(1) Essential and Important entities shall notify, without undue delay, the CSIRT in accordance with section (3) of any incident that has a significant impact on the provision of their service.

(2) Where appropriate, entities concerned shall notify, without undue delay, the recipients of their services of significant incidents that are likely to adversely affect the provision of those services.

(5) An incident shall be considered to be significant if:

a. it has caused or is capable of causing severe operational disruption of the services or financial loss for the entity concerned;

b. it has affected or is capable of affecting other natural or legal persons by causing considerable material or non-material damage.
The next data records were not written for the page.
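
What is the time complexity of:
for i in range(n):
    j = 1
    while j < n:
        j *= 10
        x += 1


Per nesting level: O(n) * O(log n) = O(n log n)
Complexity: O(n log n)


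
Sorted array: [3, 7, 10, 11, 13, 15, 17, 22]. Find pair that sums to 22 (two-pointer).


Two pointers: lo=0, hi=7
Found pair: (7, 15) summing to 22


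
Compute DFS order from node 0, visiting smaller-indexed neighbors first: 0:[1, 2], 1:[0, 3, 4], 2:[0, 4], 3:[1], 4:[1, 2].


DFS stack-based: start with [0]
Visit order: [0, 1, 3, 4, 2]


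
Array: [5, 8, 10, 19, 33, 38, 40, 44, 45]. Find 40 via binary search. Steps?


Search for 40:
[0,8] mid=4 arr[4]=33
[5,8] mid=6 arr[6]=40
Total: 2 comparisons


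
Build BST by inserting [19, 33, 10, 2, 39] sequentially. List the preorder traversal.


Root = 19; build tree by BST insertion.
Preorder traversal: [19, 10, 2, 33, 39]


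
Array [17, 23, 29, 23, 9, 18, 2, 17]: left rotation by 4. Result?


Left rotate by 4: [9, 18, 2, 17, 17, 23, 29, 23]


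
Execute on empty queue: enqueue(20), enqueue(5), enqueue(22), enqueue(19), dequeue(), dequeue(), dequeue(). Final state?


enqueue(20) -> [20]
enqueue(5) -> [20, 5]
enqueue(22) -> [20, 5, 22]
enqueue(19) -> [20, 5, 22, 19]
dequeue() returns 20 -> [5, 22, 19]
dequeue() returns 5 -> [22, 19]
dequeue() returns 22 -> [19]
Final queue (front to back): [19]


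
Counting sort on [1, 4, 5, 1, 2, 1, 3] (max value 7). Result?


Count array: [0, 3, 1, 1, 1, 1, 0, 0]
Reconstruct: [1, 1, 1, 2, 3, 4, 5]


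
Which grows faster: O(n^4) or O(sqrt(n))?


sublinear grows slower than quartic
O(sqrt(n)) is asymptotically smaller; O(n^4) grows faster


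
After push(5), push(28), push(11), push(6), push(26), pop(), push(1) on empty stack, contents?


push(5) -> [5]
push(28) -> [5, 28]
push(11) -> [5, 28, 11]
push(6) -> [5, 28, 11, 6]
push(26) -> [5, 28, 11, 6, 26]
pop() returns 26 -> [5, 28, 11, 6]
push(1) -> [5, 28, 11, 6, 1]
Final stack (bottom to top): [5, 28, 11, 6, 1]


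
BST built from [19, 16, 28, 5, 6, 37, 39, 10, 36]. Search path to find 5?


BST root = 19
Search for 5: compare at each node
Path: [19, 16, 5]


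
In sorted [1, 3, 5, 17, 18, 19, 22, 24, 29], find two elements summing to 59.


Two pointers: lo=0, hi=8
No pair sums to 59


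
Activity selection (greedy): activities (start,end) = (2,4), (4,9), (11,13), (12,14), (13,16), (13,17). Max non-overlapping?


Greedy: pick earliest-ending, then skip overlaps.
Selected (4 activities): [(2, 4), (4, 9), (11, 13), (13, 16)]


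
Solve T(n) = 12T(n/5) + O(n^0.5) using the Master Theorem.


a=12, b=5, c=0.5. log_5(12)=1.544 > c=0.5. Case 1: O(n^log_b(a)) = O(n^1.544)
Complexity: O(n^1.544)


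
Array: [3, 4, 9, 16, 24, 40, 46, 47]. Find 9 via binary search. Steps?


Search for 9:
[0,7] mid=3 arr[3]=16
[0,2] mid=1 arr[1]=4
[2,2] mid=2 arr[2]=9
Total: 3 comparisons


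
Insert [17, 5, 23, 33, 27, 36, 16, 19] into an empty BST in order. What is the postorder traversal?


Root = 17; build tree by BST insertion.
Postorder traversal: [16, 5, 19, 27, 36, 33, 23, 17]


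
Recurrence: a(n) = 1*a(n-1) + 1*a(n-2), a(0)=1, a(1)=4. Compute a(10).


Build bottom-up:
...a(8)=97, a(9)=157, a(10)=1*157+1*97=254


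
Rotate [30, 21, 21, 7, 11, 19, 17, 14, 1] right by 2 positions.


Right rotate by 2: [14, 1, 30, 21, 21, 7, 11, 19, 17]


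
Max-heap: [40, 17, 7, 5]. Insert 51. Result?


Append 51: [40, 17, 7, 5, 51]
Bubble up: swap idx 4(51) with idx 1(17); swap idx 1(51) with idx 0(40)
Result: [51, 40, 7, 5, 17]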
(6) For the purpose of notification under section (1), the entities concerned shall submit to the CSIRT:

a. without undue delay and in any event within 24 hours of becoming aware of the significant incident, an early warning, which, where applicable, shall indicate whether the significant incident is suspected of being caused by unlawful or malicious acts or could have a cross-border impact;

b. without undue delay and in any event within 72 hours of becoming aware of the significant incident, an incident notification, which, where applicable, shall update the information referred to in point (a) and indicate an initial assessment of the significant incident, including its severity and impact, as well as, where available, the indicators of compromise;

c. upon the request of a CSIRT an intermediate report on relevant status updates;

d. a final report not later than one month after the submission of the incident notification under point (b), including the following:

e. a detailed description of the incident, including its severity and impact;

f. the type of threat or root cause that is likely to have triggered the incident;

g. applied and ongoing mitigation measures;

h. where applicable, the cross-border impact of the incident;

i. in the event of an ongoing incident at the time of the submission of the final report referred to in section (6)(d), entities concerned provide a progress report at that time and a final report within one month of their handling of the incident.

(7) By way of derogation from the section (6)(b), a trust service provider shall, with regard to significant incidents that have an impact on the provision of its trust services, notify the CSIRT without undue delay and in any event within 24 hours of becoming aware of the significant incident.